NB7 modulates distal loops to reshape the P domain. (A) Superposition of HaCV-apo (black) and the HaCV-HBGA A-trisaccharide complex (gray and green sticks^{A-trisaccharide}) (PDB ID 9DQC) P domain dimers (chains A and B) show they are highly very similar and well aligned with a root mean square deviation (RMSD) = 0.095 Å (587 Cα atoms, aligned/calculated in PyMOL), whereas superposition of HaCV-HBGA and HaCV-NB7 P domain dimers show numerous P domain loop movement and RMSD = 2.805 Å (580 Cα atoms). (B) Close-up view of the HBGA binding pocket with a superposition of the HaCV HBGA A-trisaccharide complex (gray) and the HaCV-NB7 complex (colored as in Fig. 2A). Residues involved in A-trisaccharide binding are labeled in black, while the corresponding residues in the HaCV-NB7 complex are labeled in red, highlighting the extent of loop movements within the HBGA pocket.
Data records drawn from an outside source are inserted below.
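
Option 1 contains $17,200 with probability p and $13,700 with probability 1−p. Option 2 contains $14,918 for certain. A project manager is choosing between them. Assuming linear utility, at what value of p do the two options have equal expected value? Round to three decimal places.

p = 0.348

p·17200 + (1−p)·13700 = 14918
3500p + 13700 = 14918
p = (14918 − 13700) / 3500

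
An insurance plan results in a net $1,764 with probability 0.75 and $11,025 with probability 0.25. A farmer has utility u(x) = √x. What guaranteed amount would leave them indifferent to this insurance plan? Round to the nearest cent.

$3,335.06

E[u] = 0.75·√1764 + 0.25·√11025 = 0.75·42 + 0.25·105 = 57.75
CE = (57.75)² = 3335.0625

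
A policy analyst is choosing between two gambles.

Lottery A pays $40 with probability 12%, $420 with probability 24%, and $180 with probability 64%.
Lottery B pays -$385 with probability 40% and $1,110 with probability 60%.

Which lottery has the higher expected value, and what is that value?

Lottery A = 0.12 × 40 + 0.24 × 420 + 0.64 × 180 = 4.8 + 100.8 + 115.2 = 220.8
Lottery B = 0.4 × (-385) + 0.6 × 1110 = -154 + 666 = 512

Lottery B ($512)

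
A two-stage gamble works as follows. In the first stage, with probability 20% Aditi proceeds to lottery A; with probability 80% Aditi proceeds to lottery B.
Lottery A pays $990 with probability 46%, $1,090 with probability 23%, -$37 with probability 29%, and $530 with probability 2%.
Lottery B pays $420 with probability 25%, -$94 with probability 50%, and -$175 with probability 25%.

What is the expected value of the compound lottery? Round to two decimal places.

$152.59

EV(A) = 0.46 × 990 + 0.23 × 1090 + 0.29 × (-37) + 0.02 × 530 = 455.4 + 250.7 − 10.73 + 10.6 = 705.97
EV(B) = 0.25 × 420 + 0.5 × (-94) + 0.25 × (-175) = 105 − 47 − 43.75 = 14.25
Overall = 0.2 × 705.97 + 0.8 × 14.25 = 141.194 + 11.4 = 152.594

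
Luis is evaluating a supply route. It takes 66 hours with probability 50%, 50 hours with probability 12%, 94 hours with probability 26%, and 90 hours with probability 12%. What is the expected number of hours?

EV = 0.5 × 66 + 0.12 × 50 + 0.26 × 94 + 0.12 × 90 = 33 + 6 + 24.44 + 10.8 = 74.24

74.24 hours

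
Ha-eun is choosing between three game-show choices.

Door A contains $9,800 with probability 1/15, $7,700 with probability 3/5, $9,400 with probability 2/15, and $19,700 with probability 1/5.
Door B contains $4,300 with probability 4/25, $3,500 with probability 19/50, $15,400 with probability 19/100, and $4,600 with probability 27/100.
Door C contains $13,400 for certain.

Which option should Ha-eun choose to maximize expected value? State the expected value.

Door C ($13,400)

Door A = 1/15 × 9800 + 3/5 × 7700 + 2/15 × 9400 + 1/5 × 19700 = 653.3333 + 4620 + 1253.3333 + 3940 = 10466.6667
Door B = 4/25 × 4300 + 19/50 × 3500 + 19/100 × 15400 + 27/100 × 4600 = 688 + 1330 + 2926 + 1242 = 6186
Door C: 13400 (certain)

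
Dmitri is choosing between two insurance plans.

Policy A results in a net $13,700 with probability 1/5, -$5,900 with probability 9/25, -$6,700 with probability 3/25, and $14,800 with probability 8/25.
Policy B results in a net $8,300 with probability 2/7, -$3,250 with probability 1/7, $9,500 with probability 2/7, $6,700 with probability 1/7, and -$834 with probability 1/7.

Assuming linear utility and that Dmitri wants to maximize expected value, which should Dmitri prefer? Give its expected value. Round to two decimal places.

Policy A = 1/5 × 13700 + 9/25 × (-5900) + 3/25 × (-6700) + 8/25 × 14800 = 2740 − 2124 − 804 + 4736 = 4548
Policy B = 2/7 × 8300 + 1/7 × (-3250) + 2/7 × 9500 + 1/7 × 6700 + 1/7 × (-834) = 2371.4286 − 464.2857 + 2714.2857 + 957.1429 − 119.1429 = 5459.4286

Policy B ($5,459.43)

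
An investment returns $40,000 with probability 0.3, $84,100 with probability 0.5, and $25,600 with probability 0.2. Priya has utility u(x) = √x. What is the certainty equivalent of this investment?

E[u] = 0.3·√40000 + 0.5·√84100 + 0.2·√25600 = 0.3·200 + 0.5·290 + 0.2·160 = 237
CE = (237)² = 56169

$56,169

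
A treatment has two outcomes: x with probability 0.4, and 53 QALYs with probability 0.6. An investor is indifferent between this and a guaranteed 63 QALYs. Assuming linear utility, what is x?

x = 78 QALYs

0.4·x + 0.6·53 = 63
0.4·x = 63 − 31.8 = 31.2
x = 31.2 / 0.4 = 78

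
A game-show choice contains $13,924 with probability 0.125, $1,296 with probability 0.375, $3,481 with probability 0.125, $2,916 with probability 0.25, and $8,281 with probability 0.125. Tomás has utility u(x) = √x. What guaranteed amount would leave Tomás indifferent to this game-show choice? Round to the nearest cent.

E[u] = 0.125·√13924 + 0.375·√1296 + 0.125·√3481 + 0.25·√2916 + 0.125·√8281 = 0.125·118 + 0.375·36 + 0.125·59 + 0.25·54 + 0.125·91 = 60.5
CE = (60.5)² = 3660.25

$3,660.25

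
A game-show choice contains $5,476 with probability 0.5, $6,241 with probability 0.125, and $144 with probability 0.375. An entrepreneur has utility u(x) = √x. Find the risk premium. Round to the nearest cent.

E[u] = 0.5·√5476 + 0.125·√6241 + 0.375·√144 = 0.5·74 + 0.125·79 + 0.375·12 = 51.375
CE = (51.375)² = 2639.390625
Risk premium = EV − CE = 3572.125 − 2639.390625 = 932.734375

$932.73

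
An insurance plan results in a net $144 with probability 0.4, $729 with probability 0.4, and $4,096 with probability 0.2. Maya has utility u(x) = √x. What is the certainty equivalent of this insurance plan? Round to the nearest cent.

$806.56

E[u] = 0.4·√144 + 0.4·√729 + 0.2·√4096 = 0.4·12 + 0.4·27 + 0.2·64 = 28.4
CE = (28.4)² = 806.56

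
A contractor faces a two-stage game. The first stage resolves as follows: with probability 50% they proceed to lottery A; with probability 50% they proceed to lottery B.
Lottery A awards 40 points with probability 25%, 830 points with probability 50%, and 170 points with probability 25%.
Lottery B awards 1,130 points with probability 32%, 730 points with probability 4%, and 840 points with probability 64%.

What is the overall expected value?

EV(A) = 0.25 × 40 + 0.5 × 830 + 0.25 × 170 = 10 + 415 + 42.5 = 467.5
EV(B) = 0.32 × 1130 + 0.04 × 730 + 0.64 × 840 = 361.6 + 29.2 + 537.6 = 928.4
Overall = 0.5 × 467.5 + 0.5 × 928.4 = 233.75 + 464.2 = 697.95

697.95 points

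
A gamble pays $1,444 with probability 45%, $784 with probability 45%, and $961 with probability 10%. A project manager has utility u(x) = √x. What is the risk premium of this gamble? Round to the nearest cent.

$22.86

E[u] = 0.45·√1444 + 0.45·√784 + 0.1·√961 = 0.45·38 + 0.45·28 + 0.1·31 = 32.8
CE = (32.8)² = 1075.84
Risk premium = EV − CE = 1098.7 − 1075.84 = 22.86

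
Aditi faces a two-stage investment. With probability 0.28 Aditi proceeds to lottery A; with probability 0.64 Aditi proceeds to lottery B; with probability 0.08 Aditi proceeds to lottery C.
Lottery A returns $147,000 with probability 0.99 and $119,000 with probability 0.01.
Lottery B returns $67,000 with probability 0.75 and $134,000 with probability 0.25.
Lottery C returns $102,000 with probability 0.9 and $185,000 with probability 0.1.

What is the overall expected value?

EV(A) = 0.99 × 147000 + 0.01 × 119000 = 145530 + 1190 = 146720
EV(B) = 0.75 × 67000 + 0.25 × 134000 = 50250 + 33500 = 83750
EV(C) = 0.9 × 102000 + 0.1 × 185000 = 91800 + 18500 = 110300
Overall = 0.28 × 146720 + 0.64 × 83750 + 0.08 × 110300 = 41081.6 + 53600 + 8824 = 103505.6

$103,505.60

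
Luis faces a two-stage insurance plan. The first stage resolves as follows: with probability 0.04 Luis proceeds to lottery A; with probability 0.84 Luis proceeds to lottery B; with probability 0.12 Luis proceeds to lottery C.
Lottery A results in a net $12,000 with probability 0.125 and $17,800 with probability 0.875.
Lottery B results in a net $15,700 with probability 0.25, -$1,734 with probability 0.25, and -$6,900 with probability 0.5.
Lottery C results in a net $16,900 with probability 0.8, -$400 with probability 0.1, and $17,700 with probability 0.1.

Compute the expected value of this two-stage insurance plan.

$2,547.86

EV(A) = 0.125 × 12000 + 0.875 × 17800 = 1500 + 15575 = 17075
EV(B) = 0.25 × 15700 + 0.25 × (-1734) + 0.5 × (-6900) = 3925 − 433.5 − 3450 = 41.5
EV(C) = 0.8 × 16900 + 0.1 × (-400) + 0.1 × 17700 = 13520 − 40 + 1770 = 15250
Overall = 0.04 × 17075 + 0.84 × 41.5 + 0.12 × 15250 = 683 + 34.86 + 1830 = 2547.86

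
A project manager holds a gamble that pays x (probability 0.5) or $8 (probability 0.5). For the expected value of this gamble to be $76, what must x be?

x = $144

0.5·x + 0.5·8 = 76
0.5·x = 76 − 4 = 72
x = 72 / 0.5 = 144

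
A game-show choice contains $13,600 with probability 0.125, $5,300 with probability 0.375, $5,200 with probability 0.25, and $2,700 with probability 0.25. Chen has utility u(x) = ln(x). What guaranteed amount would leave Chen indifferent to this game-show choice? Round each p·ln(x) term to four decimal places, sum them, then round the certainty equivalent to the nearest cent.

E[u] = 0.125·ln(13600) + 0.375·ln(5300) + 0.25·ln(5200) + 0.25·ln(2700) = 1.1897 + 3.2158 + 2.1391 + 1.9753 = 8.5199
CE = e^8.5199 ≈ 5013.55

$5,013.55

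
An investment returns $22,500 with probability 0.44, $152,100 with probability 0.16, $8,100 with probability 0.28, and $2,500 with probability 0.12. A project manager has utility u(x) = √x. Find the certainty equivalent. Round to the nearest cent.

$25,472.16

E[u] = 0.44·√22500 + 0.16·√152100 + 0.28·√8100 + 0.12·√2500 = 0.44·150 + 0.16·390 + 0.28·90 + 0.12·50 = 159.6
CE = (159.6)² = 25472.16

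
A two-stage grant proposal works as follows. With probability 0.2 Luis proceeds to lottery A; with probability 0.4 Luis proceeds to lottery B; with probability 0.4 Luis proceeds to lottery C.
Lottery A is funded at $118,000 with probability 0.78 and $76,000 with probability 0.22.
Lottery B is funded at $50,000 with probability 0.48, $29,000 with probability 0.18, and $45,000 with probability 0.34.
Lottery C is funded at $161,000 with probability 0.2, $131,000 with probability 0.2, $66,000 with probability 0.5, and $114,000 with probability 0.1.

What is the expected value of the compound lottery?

$80,680

EV(A) = 0.78 × 118000 + 0.22 × 76000 = 92040 + 16720 = 108760
EV(B) = 0.48 × 50000 + 0.18 × 29000 + 0.34 × 45000 = 24000 + 5220 + 15300 = 44520
EV(C) = 0.2 × 161000 + 0.2 × 131000 + 0.5 × 66000 + 0.1 × 114000 = 32200 + 26200 + 33000 + 11400 = 102800
Overall = 0.2 × 108760 + 0.4 × 44520 + 0.4 × 102800 = 21752 + 17808 + 41120 = 80680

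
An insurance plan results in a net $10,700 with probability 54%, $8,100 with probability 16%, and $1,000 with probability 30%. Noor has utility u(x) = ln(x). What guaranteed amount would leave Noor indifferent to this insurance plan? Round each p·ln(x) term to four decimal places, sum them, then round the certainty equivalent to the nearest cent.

$5,025.60

E[u] = 0.54·ln(10700) + 0.16·ln(8100) + 0.3·ln(1000) = 5.0101 + 1.4399 + 2.0723 = 8.5223
CE = e^8.5223 ≈ 5025.60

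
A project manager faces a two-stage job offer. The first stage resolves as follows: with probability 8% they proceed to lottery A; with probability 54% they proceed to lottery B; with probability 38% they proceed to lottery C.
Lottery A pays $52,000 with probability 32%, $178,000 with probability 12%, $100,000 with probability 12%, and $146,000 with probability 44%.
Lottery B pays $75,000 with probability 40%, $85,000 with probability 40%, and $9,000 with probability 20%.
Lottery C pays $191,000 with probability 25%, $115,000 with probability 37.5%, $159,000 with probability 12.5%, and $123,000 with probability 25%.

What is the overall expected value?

EV(A) = 0.32 × 52000 + 0.12 × 178000 + 0.12 × 100000 + 0.44 × 146000 = 16640 + 21360 + 12000 + 64240 = 114240
EV(B) = 0.4 × 75000 + 0.4 × 85000 + 0.2 × 9000 = 30000 + 34000 + 1800 = 65800
EV(C) = 0.25 × 191000 + 0.375 × 115000 + 0.125 × 159000 + 0.25 × 123000 = 47750 + 43125 + 19875 + 30750 = 141500
Overall = 0.08 × 114240 + 0.54 × 65800 + 0.38 × 141500 = 9139.2 + 35532 + 53770 = 98441.2

$98,441.20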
The fucose moiety of the A-trisaccharide is labeled “F.”

This new finding of NB7 binding highlights a novel structural plasticity of the calicivirus P domain and a possible allosteric interference at the HBGA pocket. Future work is expected to test the potential of NB7 to inhibit lagovirus binding to HBGAs and explore how these nanobodies perform in diagnostic assays.